Un an après la polémique sur la présence de Céline dans les célébrations officielles, le recueil des
Commémorations nationales 2012, publié par le ministère de la Culture via les Archives nationales, suscite à son tour la controverse, cette fois à propos de la fin, en 1962, de la guerre d'Algérie, dont on commémore les 50 ans.
Comme l'a relayé le 20 janvier Pierre Assouline sur son blog
La République des livres, après que l'historien François Delpla l'eut signalé sur le site
Mediapart, le texte sur la “Fin de la guerre d'Algérie” de l'historien Guy Pervillé a été amputé des 4/5, et sa signature a disparu.
Guy Pervillé avait lui-même rendu compte de l'affaire sur son propre
site Internet le 7 janvier, indiquant avoir remis son article
“à la date prévue, et accepté quelques corrections mineures, avant d'envoyer [s]
on texte définitif le 17 juin 2011”. Ce n'est que peu avant Noël qu'il a appris que son texte avait été largement coupé et sa signature supprimée, sans qu'on le consulte. Il dénonce
“ce qui s'avère être le premier acte de censure que j'aie subi en plus de quarante ans de carrière”.
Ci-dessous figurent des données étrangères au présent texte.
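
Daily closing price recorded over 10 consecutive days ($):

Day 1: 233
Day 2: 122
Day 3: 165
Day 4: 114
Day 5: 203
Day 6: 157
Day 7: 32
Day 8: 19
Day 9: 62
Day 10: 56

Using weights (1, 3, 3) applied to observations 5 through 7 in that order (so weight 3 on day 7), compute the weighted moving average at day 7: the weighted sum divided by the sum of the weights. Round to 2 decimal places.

Weighted sum: 1·203 + 3·157 + 3·32 = 203 + 471 + 96 = 770
Weight total: 1 + 3 + 3 = 7
WMA = 770 / 7 = 110.00

110.00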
Le texte de l'historien, professeur d'histoire contemportaine à l'université de Toulouse-Le Mirail et auteur de
La France en Algérie. 1830-1954, à paraître le 7 mars chez Vendémiaire, montrait la complexité du processus des accords d'Evian et de l'indépendance de l'Algérie, et a été expurgé des passages mentionnant les exactions de l'OAS, les violences du FLN, les divisions au sein des nouvelles autorités algériennes, ou encore la politique de De Gaulle.
Contactées par
Livres Hebdo, les Archives nationales indiquent avoir privilégié la
“prudence” :
“Pour cette publication, nous faisons appel à des historiens compétents, reconnus, qui en aucun cas ne se livrent à des brûlots pour heurter les uns et les autres, explique Philippe-Georges Richard, délégué aux Commémorations nationales.
Guy Pervillé a été choisi pour ses qualités de sérieux. Assez tardivement, il est apparu que certaines sensibilités étaient encore à vif. Nous avons jugé plus sage de ne pas augmenter les tensions et plus prudent de ramener l'événement aux éléments les plus factuels. Mais toutes sortes de colloques, qui pourront bénéficier de l'argent des Drac [Direction régionale des affaires culturelles],
vont avoir lieu, et les historiens auront l'occasion de débattre.”Après les polémiques concernant Céline, dont le nom avait finalement été retiré de ce qui s'appelait encore les Célébrations nationales suite aux protestations de Serge Klarsfeld (président de l'association des Fils et filles de déportés juifs de France), le ministre de la Culture Frédéric Mitterrand avait pris soin d'écrire dans le recueil 2012 que
“certaines personnalités, certains événements comportent une part de lumière, mais aussi une part d'ombre. Loin de l'hagiographie et du culte des grands hommes, ce recueil annuel entend bien affirmer le devoir d'histoire et d'intelligence critique qui accompagne le travail de mémoire”.